Ironically, a legislative decision now could threaten the future of the facility that opened 33½ years ago.
But the community doesn’t intend to let that happen.
A week ago, Gov. Pat Quinn announced his intention to close seven state institutions and lay off more than 1,900 employees to save the state money. About 320 of those jobs are at the Logan Correctional Center in Lincoln, a medium-security facility with a population of 1,800 male inmates.
“The impact of what this could mean to the community is astronomical,” said Michael Maniscalco, director of the Lincoln and Logan Economical Development Partnership. “It would affect so many people in so many ways.”
A decision isn’t expected for months and some state legislators say they think the money is available to keep the prison open. But that is hardly a guarantee and local officials say the fight to keep the facility operating already has begun.
“As soon as it was announced, the phone calls started,” said Lincoln Mayor Keith Snyder. “We know we are going to fight to keep this. We know we are going to get the community and the businesses involved. As for specifics, we just don’t know yet.”
Maniscalco and Snyder have had talks with state legislators, who have promised help.
“Everyone seems to be on our side in this and nobody wants to see it closed,” Maniscalco said. “So, we don’t have to fight this alone.”
Where prison jobs are concerned, communities have a track record of doing all they can to keep them.
Most recently in Central Illinois, Pontiac was in a similar situation — and was successful.
In May 2008, then-Gov. Rod Blagojevich announced Pontiac Correctional Center would be closed, and other prison facilities, including the two based in Lincoln, would suffer major layoffs. Both communities fought back and the plan was scrapped when Blagojevich left office. Now, the former governor is facing his own prison time: his sentencing hearing is scheduled to begin Oct. 6 after he was convicted earlier this year of numerous corruption charges.
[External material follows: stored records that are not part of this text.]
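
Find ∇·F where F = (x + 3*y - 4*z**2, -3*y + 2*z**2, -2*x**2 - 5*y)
-2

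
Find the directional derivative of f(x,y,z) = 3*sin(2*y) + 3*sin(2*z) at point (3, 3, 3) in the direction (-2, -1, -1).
-2*sqrt(6)*cos(6)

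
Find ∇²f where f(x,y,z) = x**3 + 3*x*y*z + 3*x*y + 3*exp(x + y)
6*x + 6*exp(x + y)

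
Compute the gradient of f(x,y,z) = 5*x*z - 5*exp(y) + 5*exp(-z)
(5*z, -5*exp(y), 5*x - 5*exp(-z))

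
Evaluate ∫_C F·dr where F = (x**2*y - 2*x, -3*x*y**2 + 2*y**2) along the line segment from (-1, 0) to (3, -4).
48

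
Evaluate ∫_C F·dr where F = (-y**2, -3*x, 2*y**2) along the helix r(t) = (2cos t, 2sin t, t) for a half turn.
32/3 - 2*pi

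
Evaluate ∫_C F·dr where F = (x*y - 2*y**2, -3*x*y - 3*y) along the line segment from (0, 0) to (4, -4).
-152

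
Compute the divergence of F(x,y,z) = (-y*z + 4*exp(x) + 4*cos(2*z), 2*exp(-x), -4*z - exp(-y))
4*exp(x) - 4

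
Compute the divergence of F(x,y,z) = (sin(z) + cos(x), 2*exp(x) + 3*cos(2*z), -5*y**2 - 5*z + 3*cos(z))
-sin(x) - 3*sin(z) - 5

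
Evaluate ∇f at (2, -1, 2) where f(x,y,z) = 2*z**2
(0, 0, 8)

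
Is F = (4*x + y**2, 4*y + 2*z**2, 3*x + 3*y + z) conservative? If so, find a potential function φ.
No, ∇×F = (3 - 4*z, -3, -2*y) ≠ 0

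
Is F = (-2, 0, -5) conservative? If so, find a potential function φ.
Yes, F is conservative. φ = -2*x - 5*z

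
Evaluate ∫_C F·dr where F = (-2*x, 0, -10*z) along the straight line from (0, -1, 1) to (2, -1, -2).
-19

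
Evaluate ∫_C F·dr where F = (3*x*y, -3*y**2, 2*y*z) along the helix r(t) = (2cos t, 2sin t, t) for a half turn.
4*pi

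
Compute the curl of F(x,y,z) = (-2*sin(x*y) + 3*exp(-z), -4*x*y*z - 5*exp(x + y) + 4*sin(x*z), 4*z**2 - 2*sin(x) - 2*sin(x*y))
(2*x*(2*y - cos(x*y) - 2*cos(x*z)), 2*y*cos(x*y) + 2*cos(x) - 3*exp(-z), 2*x*cos(x*y) - 4*y*z + 4*z*cos(x*z) - 5*exp(x + y))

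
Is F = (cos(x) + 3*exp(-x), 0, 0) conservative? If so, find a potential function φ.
Yes, F is conservative. φ = sin(x) - 3*exp(-x)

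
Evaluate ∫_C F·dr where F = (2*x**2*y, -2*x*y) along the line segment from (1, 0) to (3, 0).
0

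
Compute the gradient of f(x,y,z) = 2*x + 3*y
(2, 3, 0)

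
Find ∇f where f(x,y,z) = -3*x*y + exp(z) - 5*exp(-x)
(-3*y + 5*exp(-x), -3*x, exp(z))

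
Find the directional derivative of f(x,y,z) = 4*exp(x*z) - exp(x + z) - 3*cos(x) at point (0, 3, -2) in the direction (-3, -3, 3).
8*sqrt(3)/3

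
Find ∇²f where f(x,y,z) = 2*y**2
4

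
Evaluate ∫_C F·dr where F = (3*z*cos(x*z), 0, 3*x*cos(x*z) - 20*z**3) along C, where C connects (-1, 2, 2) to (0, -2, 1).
3*sin(2) + 75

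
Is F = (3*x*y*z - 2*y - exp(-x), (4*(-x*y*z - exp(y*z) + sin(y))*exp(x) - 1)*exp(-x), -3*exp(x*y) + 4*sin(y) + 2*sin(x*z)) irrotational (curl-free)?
No, ∇×F = (4*x*y - 3*x*exp(x*y) + 4*y*exp(y*z) + 4*cos(y), 3*x*y + 3*y*exp(x*y) - 2*z*cos(x*z), -3*x*z - 4*y*z + 2 + exp(-x))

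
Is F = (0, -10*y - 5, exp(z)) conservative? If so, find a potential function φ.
Yes, F is conservative. φ = -5*y**2 - 5*y + exp(z)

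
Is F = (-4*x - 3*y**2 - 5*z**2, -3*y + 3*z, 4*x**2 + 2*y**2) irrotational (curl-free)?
No, ∇×F = (4*y - 3, -8*x - 10*z, 6*y)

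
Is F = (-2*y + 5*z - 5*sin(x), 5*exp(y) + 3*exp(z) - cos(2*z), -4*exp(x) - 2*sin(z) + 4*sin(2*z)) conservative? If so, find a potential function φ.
No, ∇×F = (-3*exp(z) - 2*sin(2*z), 4*exp(x) + 5, 2) ≠ 0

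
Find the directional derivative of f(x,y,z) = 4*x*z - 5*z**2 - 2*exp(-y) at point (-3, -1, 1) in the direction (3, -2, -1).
sqrt(14)*(17 - 2*E)/7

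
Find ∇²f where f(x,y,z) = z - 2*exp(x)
-2*exp(x)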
Lincoln’s second prison, the Lincoln Correctional Center, is not threatened. Quinn spokeswoman Brie Callahan said some of the Logan prison workers may be able to step into openings at the neighboring facility.
Roger Griffith, a staff representative with the American Federation of State, County and Municipal Employees Council 31 in Springfield, said that won’t do much for the 320 employees at Logan, or for an area that has an 8 percent unemployment rate.
“This would be devastating to the city of Lincoln and Logan County,” Griffith said. “We will be developing a plan to get everyone involved to fight against this because we are talking about careers and lives being affected.”